One of the things I find most exciting in life is learning something new — even if it’s a small thing. In preparing to write this article, I learned something about attributive nouns. The staff at Dictionary.com writes, “What do apostrophes have to do with this federal holiday? Well, there’s a confusing apostrophe in Veterans’ Day — or is there? Veterans Day is often incorrectly written as ‘Veteran’s Day’ or ‘Veterans’ Day.’ But, in fact, it’s apostrophe free. ‘Veteran’s Day’ would definitely be incorrect because it means a day for only one veteran. While ‘Veterans’ Day’ does encompass multiple veterans, that spelling is incorrect according to the Department of Veterans Affairs. In the name of the holiday, the word veterans acts as an attributive noun, which means that it behaves like an adjective even though it is a noun.” Katie Lange, writing for the U.S. Department of Defense, adds, “The holiday is not a day that ‘belongs’ to one veteran or multiple veterans, which is what an apostrophe implies. It’s a day for honoring all veterans — so no apostrophe needed.”
Unlike many federal holidays, the official date for Veterans Day is a fixed date rather than a designated Monday. Staff members at the U.S. Department of Veterans Affairs explains the reason for the fixed date of November 11th. They write, “World War I — known at the time as ‘The Great War’ — officially ended when the Treaty of Versailles was signed on June 28, 1919, in the Palace of Versailles outside the town of Versailles, France. However, fighting ceased seven months earlier when an armistice, or temporary cessation of hostilities, between the Allied nations and Germany went into effect on the eleventh hour of the eleventh day of the eleventh month. For that reason, November 11, 1918, is generally regarded as the end of ‘the war to end all wars.’
In November 1919, President Wilson proclaimed November 11 as the first commemoration of Armistice Day with the following words: ‘To us in America, the reflections of Armistice Day will be filled with solemn pride in the heroism of those who died in the country’s service and with gratitude for the victory, both because of the thing from which it has freed us and because of the opportunity it has given America to show her sympathy with peace and justice in the councils of the nations.’ … An Act (52 Stat. 351; 5 U. S. Code, Sec. 87a) approved May 13, 1938, made the 11th of November in each year a legal holiday — a day to be dedicated to the cause of world peace and to be thereafter celebrated and known as ‘Armistice Day.’ Armistice Day was primarily a day set aside to honor veterans of World War I, but in 1954, after World War II had required the greatest mobilization of soldiers, sailors, Marines and airmen in the Nation’s history; after American forces had fought aggression in Korea, the 83rd Congress, at the urging of the veterans service organizations, amended the Act of 1938 by striking out the word ‘Armistice’ and inserting in its place the word ‘Veterans.’ With the approval of this legislation (Public Law 380) on June 1, 1954, November 11th became a day to honor American veterans of all wars.”
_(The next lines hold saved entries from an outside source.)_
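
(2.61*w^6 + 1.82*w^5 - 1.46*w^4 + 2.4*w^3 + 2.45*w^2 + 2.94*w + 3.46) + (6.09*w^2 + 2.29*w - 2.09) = 2.61*w^6 + 1.82*w^5 - 1.46*w^4 + 2.4*w^3 + 8.54*w^2 + 5.23*w + 1.37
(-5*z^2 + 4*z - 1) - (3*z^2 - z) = -8*z^2 + 5*z - 1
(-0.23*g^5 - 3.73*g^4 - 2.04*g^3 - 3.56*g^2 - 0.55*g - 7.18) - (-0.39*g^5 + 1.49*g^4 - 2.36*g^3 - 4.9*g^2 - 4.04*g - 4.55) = 0.16*g^5 - 5.22*g^4 + 0.32*g^3 + 1.34*g^2 + 3.49*g - 2.63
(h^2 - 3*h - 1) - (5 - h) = h^2 - 2*h - 6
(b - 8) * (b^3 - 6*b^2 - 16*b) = b^4 - 14*b^3 + 32*b^2 + 128*b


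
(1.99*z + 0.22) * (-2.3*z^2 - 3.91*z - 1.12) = -4.577*z^3 - 8.2869*z^2 - 3.089*z - 0.2464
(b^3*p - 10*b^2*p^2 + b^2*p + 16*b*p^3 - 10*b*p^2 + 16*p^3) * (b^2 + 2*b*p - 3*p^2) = b^5*p - 8*b^4*p^2 + b^4*p - 7*b^3*p^3 - 8*b^3*p^2 + 62*b^2*p^4 - 7*b^2*p^3 - 48*b*p^5 + 62*b*p^4 - 48*p^5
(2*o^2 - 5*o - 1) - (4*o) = 2*o^2 - 9*o - 1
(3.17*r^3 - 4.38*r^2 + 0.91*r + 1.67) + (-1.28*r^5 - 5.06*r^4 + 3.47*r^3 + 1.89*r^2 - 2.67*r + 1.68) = -1.28*r^5 - 5.06*r^4 + 6.64*r^3 - 2.49*r^2 - 1.76*r + 3.35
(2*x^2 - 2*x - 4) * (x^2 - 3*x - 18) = 2*x^4 - 8*x^3 - 34*x^2 + 48*x + 72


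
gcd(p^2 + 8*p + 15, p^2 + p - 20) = p + 5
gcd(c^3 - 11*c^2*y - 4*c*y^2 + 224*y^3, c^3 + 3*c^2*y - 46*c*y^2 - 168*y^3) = -c^2 + 3*c*y + 28*y^2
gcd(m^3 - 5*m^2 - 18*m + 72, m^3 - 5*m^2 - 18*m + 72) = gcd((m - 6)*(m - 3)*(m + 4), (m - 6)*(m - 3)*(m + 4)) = m^3 - 5*m^2 - 18*m + 72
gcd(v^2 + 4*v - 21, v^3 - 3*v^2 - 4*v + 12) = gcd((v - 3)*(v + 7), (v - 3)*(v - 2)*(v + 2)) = v - 3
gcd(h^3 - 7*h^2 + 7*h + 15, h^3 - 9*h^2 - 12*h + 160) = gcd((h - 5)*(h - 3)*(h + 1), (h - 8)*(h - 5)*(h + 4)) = h - 5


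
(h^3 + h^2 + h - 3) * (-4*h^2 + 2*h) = -4*h^5 - 2*h^4 - 2*h^3 + 14*h^2 - 6*h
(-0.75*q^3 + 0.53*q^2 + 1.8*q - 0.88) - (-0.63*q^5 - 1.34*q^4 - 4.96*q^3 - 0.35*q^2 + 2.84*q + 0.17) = 0.63*q^5 + 1.34*q^4 + 4.21*q^3 + 0.88*q^2 - 1.04*q - 1.05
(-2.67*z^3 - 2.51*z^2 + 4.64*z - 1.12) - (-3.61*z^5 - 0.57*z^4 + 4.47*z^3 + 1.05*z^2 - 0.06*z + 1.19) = 3.61*z^5 + 0.57*z^4 - 7.14*z^3 - 3.56*z^2 + 4.7*z - 2.31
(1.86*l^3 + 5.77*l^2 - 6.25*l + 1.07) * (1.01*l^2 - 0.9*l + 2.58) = 1.8786*l^5 + 4.1537*l^4 - 6.7067*l^3 + 21.5923*l^2 - 17.088*l + 2.7606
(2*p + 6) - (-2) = 2*p + 8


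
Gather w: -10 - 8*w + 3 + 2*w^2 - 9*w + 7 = 2*w^2 - 17*w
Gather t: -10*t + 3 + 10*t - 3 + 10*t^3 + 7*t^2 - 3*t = 10*t^3 + 7*t^2 - 3*t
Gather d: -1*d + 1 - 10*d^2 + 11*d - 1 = -10*d^2 + 10*d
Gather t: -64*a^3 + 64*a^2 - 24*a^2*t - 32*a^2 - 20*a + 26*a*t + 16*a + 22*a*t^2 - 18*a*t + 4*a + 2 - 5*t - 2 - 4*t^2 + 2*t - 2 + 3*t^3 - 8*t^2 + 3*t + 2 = -64*a^3 + 32*a^2 + 3*t^3 + t^2*(22*a - 12) + t*(-24*a^2 + 8*a)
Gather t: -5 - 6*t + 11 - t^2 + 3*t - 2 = -t^2 - 3*t + 4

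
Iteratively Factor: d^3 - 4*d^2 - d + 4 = (d - 4)*(d^2 - 1) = (d - 4)*(d + 1)*(d - 1)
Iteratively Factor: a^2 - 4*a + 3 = (a - 3)*(a - 1)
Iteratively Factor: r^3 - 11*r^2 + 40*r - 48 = (r - 4)*(r^2 - 7*r + 12) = (r - 4)*(r - 3)*(r - 4)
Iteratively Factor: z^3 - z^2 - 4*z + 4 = (z - 2)*(z^2 + z - 2) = (z - 2)*(z - 1)*(z + 2)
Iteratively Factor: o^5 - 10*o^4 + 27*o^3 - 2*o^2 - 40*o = (o + 1)*(o^4 - 11*o^3 + 38*o^2 - 40*o) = (o - 5)*(o + 1)*(o^3 - 6*o^2 + 8*o) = o*(o - 5)*(o + 1)*(o^2 - 6*o + 8) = o*(o - 5)*(o - 4)*(o + 1)*(o - 2)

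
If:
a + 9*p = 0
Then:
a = -9*p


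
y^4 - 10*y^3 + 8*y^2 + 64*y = y*(y - 8)*(y - 4)*(y + 2)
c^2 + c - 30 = (c - 5)*(c + 6)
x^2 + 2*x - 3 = (x - 1)*(x + 3)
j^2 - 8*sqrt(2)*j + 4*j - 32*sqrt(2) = (j + 4)*(j - 8*sqrt(2))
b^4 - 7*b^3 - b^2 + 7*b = b*(b - 7)*(b - 1)*(b + 1)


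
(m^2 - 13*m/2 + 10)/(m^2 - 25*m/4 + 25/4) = 2*(2*m^2 - 13*m + 20)/(4*m^2 - 25*m + 25)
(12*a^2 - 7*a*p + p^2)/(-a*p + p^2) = (-12*a^2 + 7*a*p - p^2)/(p*(a - p))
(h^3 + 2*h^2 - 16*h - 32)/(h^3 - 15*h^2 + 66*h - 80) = (h^3 + 2*h^2 - 16*h - 32)/(h^3 - 15*h^2 + 66*h - 80)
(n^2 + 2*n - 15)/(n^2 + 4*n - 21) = (n + 5)/(n + 7)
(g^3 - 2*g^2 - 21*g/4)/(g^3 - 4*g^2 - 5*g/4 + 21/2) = g/(g - 2)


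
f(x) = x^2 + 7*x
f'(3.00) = 13.00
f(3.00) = 30.00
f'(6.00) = 19.00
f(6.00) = 78.00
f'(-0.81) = 5.38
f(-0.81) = -5.01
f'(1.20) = 9.40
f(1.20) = 9.84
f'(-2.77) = 1.46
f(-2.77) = -11.72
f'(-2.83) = 1.34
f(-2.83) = -11.80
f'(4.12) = 15.24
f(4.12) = 45.81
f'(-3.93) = -0.86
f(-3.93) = -12.07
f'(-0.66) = 5.68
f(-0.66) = -4.18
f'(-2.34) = 2.32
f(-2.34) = -10.90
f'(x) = 2*x + 7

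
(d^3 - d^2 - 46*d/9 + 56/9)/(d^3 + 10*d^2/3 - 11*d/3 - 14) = (d - 4/3)/(d + 3)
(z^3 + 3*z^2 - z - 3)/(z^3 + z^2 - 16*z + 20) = (z^3 + 3*z^2 - z - 3)/(z^3 + z^2 - 16*z + 20)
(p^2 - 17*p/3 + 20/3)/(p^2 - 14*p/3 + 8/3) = (3*p - 5)/(3*p - 2)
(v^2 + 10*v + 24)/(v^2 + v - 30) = (v + 4)/(v - 5)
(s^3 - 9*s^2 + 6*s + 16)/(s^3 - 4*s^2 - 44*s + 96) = (s + 1)/(s + 6)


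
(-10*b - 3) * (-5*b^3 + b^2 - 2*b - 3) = 50*b^4 + 5*b^3 + 17*b^2 + 36*b + 9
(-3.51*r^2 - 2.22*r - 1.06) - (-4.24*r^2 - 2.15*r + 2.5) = 0.73*r^2 - 0.0700000000000003*r - 3.56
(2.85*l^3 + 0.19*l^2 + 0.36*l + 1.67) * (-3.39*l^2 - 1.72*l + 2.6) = -9.6615*l^5 - 5.5461*l^4 + 5.8628*l^3 - 5.7865*l^2 - 1.9364*l + 4.342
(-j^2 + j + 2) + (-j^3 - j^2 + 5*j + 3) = -j^3 - 2*j^2 + 6*j + 5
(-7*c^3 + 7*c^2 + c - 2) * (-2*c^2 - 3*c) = 14*c^5 + 7*c^4 - 23*c^3 + c^2 + 6*c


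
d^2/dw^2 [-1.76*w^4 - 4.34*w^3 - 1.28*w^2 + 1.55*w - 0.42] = -21.12*w^2 - 26.04*w - 2.56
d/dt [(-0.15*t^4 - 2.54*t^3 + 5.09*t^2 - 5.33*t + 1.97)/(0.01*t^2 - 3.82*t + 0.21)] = (-0.003*t^5 + 1.6936*t^4 + 19.2796*t^3 - 20.9907*t^2 + 2.0984*t + 6.4061)/(0.0001*t^4 - 0.0764*t^3 + 14.5966*t^2 - 1.6044*t + 0.0441)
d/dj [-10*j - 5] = -10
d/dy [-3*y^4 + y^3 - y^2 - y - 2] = -12*y^3 + 3*y^2 - 2*y - 1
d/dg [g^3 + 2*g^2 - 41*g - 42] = 3*g^2 + 4*g - 41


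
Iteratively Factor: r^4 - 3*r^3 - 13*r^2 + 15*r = (r + 3)*(r^3 - 6*r^2 + 5*r) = (r - 5)*(r + 3)*(r^2 - r) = (r - 5)*(r - 1)*(r + 3)*(r)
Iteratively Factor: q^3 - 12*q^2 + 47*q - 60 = (q - 5)*(q^2 - 7*q + 12) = (q - 5)*(q - 4)*(q - 3)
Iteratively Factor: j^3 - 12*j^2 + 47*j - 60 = (j - 4)*(j^2 - 8*j + 15) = (j - 5)*(j - 4)*(j - 3)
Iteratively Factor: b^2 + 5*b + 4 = (b + 4)*(b + 1)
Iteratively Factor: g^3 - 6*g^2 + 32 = (g - 4)*(g^2 - 2*g - 8) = (g - 4)^2*(g + 2)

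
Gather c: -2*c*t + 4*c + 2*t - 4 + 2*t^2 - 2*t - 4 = c*(4 - 2*t) + 2*t^2 - 8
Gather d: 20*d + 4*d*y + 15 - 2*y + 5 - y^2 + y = d*(4*y + 20) - y^2 - y + 20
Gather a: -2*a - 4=-2*a - 4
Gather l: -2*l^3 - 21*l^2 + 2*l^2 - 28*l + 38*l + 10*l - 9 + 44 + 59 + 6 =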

For a few confusing years, Veterans Day was designated to be celebrated on an assigned Monday. The decision was both confusing and unpopular. Lange explains, “For a while, Veterans Day’s date was changed and it confused everybody. Congress signed the Uniform Holiday Bill in 1968 to ensure that a few federal holidays — Veterans Day included — would be celebrated on a Monday. Officials hoped it would spur travel and other family activities over a long weekend, which would stimulate the economy. For some inexplicable reason, the bill set Veterans Day commemorations for the fourth Monday of every October. On Oct. 25, 1971, the first Veterans Day under this new bill was held. We’re not sure why it took three years to implement, but not surprisingly, there was a lot of confusion about the change, and many states were unhappy, choosing to continue to recognize the day as they previously had — in November. Within a few years, it became pretty apparent that most U.S. citizens wanted to celebrate Veterans Day on Nov. 11, since it was a matter of historic and patriotic significance. So on Sept. 20, 1975, President Gerald Ford signed another law (Public Law 94-97), which returned the annual observance to its original date starting in 1978.” The confusion doesn’t end there.
Because President Wilson marked Armistice Day as a time for reflecting “solemn pride in the heroism of those who died” during the First World War, the holiday has often been confused with Memorial Day, which is specifically set aside to honor America’s fallen heroes. As Lange explains, “A lot of Americans get this confused, and we’ll be honest — it can be a little annoying to all of the living veterans out there. Memorial Day is a time to remember those who gave their lives for our country, particularly in battle or from wounds they suffered in battle. Veterans Day honors all of those who have served the country in war or peace — dead or alive — although it’s largely intended to thank living veterans for their sacrifices.” Hopefully, all confusion about Veterans Day is now cleared up!
The sad fact remains, men and woman continue to fight and die around the world for our freedoms. They deserve our honor and respect for their dedication and sacrifices, along with their families. Please join us at Enterra Solutions® in honoring them — and all veterans — on this Veterans Day.